Fecero il giro del mondo le immagini del 6 gennaio 2021, giorno in cui prendeva corpo la protesta popolare dei sostenitori trumpiani in virtù di una presunta manipolazione elettorale che portò alla Casa Bianca il democratico Joe Biden. Lo stesso accadde quando il redivivo Lula, dopo dodici anni di esilio politico e varie vicende giudiziarie, riprendeva in mano le redini del Brasile scatenando la rivolta (pacifica) dei sostenitori di Bolsonaro, estromesso dalla presidenza, a loro dire, attraverso brogli elettorali. In entrambi gli episodi, la condanna internazionale per i rivoltosi è stata quasi unanime. Come è (quasi) unanime il sostegno internazionale alle proteste che, da una settimana, stanno infiammando Belgrado, nelle quali la coalizione di opposizione sta denunciando presunte manipolazioni alle elezioni parlamentari e locali del 17 dicembre in Serbia, chiedendone l’annullamento per estromettere Aleksandar Vucic, uscito vincitore dalle urne.
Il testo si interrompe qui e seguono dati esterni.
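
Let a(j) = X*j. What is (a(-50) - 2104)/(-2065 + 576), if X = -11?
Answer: 1554/1489 ≈ 1.0437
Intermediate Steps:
a(j) = -11*j
(a(-50) - 2104)/(-2065 + 576) = (-11*(-50) - 2104)/(-2065 + 576) = (550 - 2104)/(-1489) = -1554*(-1/1489) = 1554/1489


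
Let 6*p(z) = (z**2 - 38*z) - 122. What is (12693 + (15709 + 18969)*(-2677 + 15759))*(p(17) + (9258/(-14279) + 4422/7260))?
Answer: -85372880839648162/2356035 ≈ -3.6236e+10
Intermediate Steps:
p(z) = -61/3 - 19*z/3 + z**2/6 (p(z) = ((z**2 - 38*z) - 122)/6 = (-122 + z**2 - 38*z)/6 = -61/3 - 19*z/3 + z**2/6)
(12693 + (15709 + 18969)*(-2677 + 15759))*(p(17) + (9258/(-14279) + 4422/7260)) = (12693 + (15709 + 18969)*(-2677 + 15759))*((-61/3 - 19/3*17 + (1/6)*17**2) + (9258/(-14279) + 4422/7260)) = (12693 + 34678*13082)*((-61/3 - 323/3 + (1/6)*289) + (9258*(-1/14279) + 4422*(1/7260))) = (12693 + 453657596)*((-61/3 - 323/3 + 289/6) + (-9258/14279 + 67/110)) = 453670289*(-479/6 - 61687/1570690) = 453670289*(-188182658/2356035) = -85372880839648162/2356035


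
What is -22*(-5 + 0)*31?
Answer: 3410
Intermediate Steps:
-22*(-5 + 0)*31 = -22*(-5)*31 = -11*(-10)*31 = 110*31 = 3410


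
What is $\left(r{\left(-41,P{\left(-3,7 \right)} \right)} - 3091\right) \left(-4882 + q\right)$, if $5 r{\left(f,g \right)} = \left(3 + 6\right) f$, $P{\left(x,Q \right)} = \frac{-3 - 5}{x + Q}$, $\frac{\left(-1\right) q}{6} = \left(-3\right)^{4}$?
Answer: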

Tre casi simili. Tre episodi dove l’esercizio democratico del voto elettorale viene messo in dubbio. In due di questi casi, negli Stati Uniti e in Brasile, le rivolte hanno una matrice conservatrice; in un caso, quello della Serbia, l’origine è progressista. Nell’era della dittatura del pensiero giusto, la solidarietà è discrezionale: la difesa del proprio territorio diventa un legittimo diritto quando si parla di Ucraina, forma di imperialismo bellico quando si parla di Israele. Non trattare con i terroristi diventa un valore non negoziabile nel caso della Russia, elemento trascurabile nel caso di Hamas. E anche le rivolte di piazza assumono le fattezze di lotta di liberazione legittima quando sono mosse da forze progressiste, disordini stigmatizzabili e da condannare in modo assoluto quando la loro matrice è conservatrice.
Eh sì, sempre due pesi e due misure.